Le fondement de cette réaction romantique est, tout simplement, le catholicisme. La source de toute les haines, c’est la révolution protestante et la liberté de conscience, la possibilité de lire la Bible dans le prêtre. Voilà ce qui est absolument impossible pour Schumpeter, et toujours pour une partie de la droite. Pour Schumpeter, toute la philosophie des Lumières n’est que du protestantisme laïcisé. Locke ne travaille que pour ses amis bourgeois propriétaire.

L’alliance de Marx et de Jésus

Voilà comment, de manière tout à fait contre-intuitive, la réaction catholique, à laquelle on donne le doux nom de « romantisme », ou peut-être de premier romantisme, s’est parfaitement allié au marxisme. La sociologie du marxisme le confirme, plus un pays est catholique, plus le marxisme s’y est développé. Le développement du marxisme n’a rien à voir avec l’évolution du capitalisme ou de la richesse d’un pays, contrairement à ce que dit la doctrine marxiste.

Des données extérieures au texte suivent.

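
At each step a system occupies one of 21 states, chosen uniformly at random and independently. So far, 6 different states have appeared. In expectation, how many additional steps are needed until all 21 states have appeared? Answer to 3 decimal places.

With k distinct states already seen, the next new one takes an expected 21/(21-k) steps.
Sum over k = 6,...,20: E = 21/15 + 21/14 + 21/13 + ... + 21/2 + 21/1 = 69.6828.

69.683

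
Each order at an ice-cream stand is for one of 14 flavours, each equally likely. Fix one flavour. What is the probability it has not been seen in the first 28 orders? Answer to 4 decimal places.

0.1256

On each order the fixed flavour fails to appear with probability 13/14.
P(still missing after 28) = (13/14)^28 = 0.12555.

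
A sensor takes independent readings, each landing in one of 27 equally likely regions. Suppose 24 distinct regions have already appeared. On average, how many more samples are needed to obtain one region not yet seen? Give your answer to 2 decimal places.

The number of samples until the next new region is geometric with success probability 3/27, so its mean is 27/3.
E = 27/3 = 9.000.

9.00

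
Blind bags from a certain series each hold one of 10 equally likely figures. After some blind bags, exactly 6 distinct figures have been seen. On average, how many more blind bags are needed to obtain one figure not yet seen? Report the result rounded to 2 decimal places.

2.50

Each blind bag yields a new figure with probability (10-6)/10 = 4/10, so the wait is geometric with mean 10/4.
E = 10/4 = 2.500.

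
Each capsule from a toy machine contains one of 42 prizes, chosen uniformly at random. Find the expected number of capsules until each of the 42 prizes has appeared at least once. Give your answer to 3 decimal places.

The wait to go from k to k+1 distinct prizes is geometric with mean 42/(42-k).
E[T] = 42/42 + 42/41 + 42/40 + ... + 42/2 + 42/1 = 42·H_{42}.
H_{42} = 4.3267, so E[T] = 181.7232.

181.723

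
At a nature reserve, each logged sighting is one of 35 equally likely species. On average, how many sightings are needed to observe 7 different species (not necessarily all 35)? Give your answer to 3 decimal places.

7.686

Going from k to k+1 distinct takes a geometric number of sightings with mean 35/(35-k).
Sum over k = 0,...,6: E = 35/35 + 35/34 + 35/33 + ... + 35/30 + 35/29 = 7.6864.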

Le catholicisme n’est pas tolérant. Il fait juste semblant. La parole est à l’Eglise uniquement. En France, l’intellectuel commente et c’est tout. Il en faut de la patience pour trouver une thèse dans les kilomètres de textes de Aron ou Ricoeur. Un point de vue clair et tranché aurait signer leur mort social d’intellectuel. En revanche, adopter la pensée catholique sans le dire, et c’est gagné. La vie est « complexe », la lumière contient ses zones d’ombres, et autre galimatia d’Edgar Merin, et c’est la gloire médiatique. Vous êtes un « sage »!

Palais des Papes en Avignon

La France déteste l’argent, les catholiques aussi. La France déteste les hiérarchies sociales en dessous du chef tout puissant, l’Eglise et le totalitarisme marxiste aussi. La France déteste les protestants et les juifs? Normale ils sont aussi dans le monde concret et il faut faire ses preuves devant dieu ici-bas. Chez les juifs, il n’y a pas de Paradis. Chez les catholiques, seul le Paradis compte et on n’y entre pas si l’on est riche.

Tout le reste est à l’avenant. Les softskills sont la glorification de la communauté des moines préparant leur liqueures. Le taux d’impôt parmi les plus haut du monde. Le peu de liberté encadré par une inflation réglementaire délirante. la survalorisation de la retraite, vécu comme le but de la vie, sans travail, sans argent, sans chef, le tout pays par l’Etat-Papa… sans doute grâce à la manne tombée du ciel. La retraite préfigure le paradis.

Voilà pourquoi en France, malgré toutes les déclarations et les droits de l’homme, tout est quasiment impossible et le contrôle social si puissant, beaucoup plus que les lois. Le surmoi du français reste profondément catholique. Le désenchantement que tout le monde pleure n’est pas si présent que cela. Tout le monde déteste la République et la laïcité. S’il y a bien un pays qui n’est pas à la hauteur de ses valeurs….Il va falloir faire avec.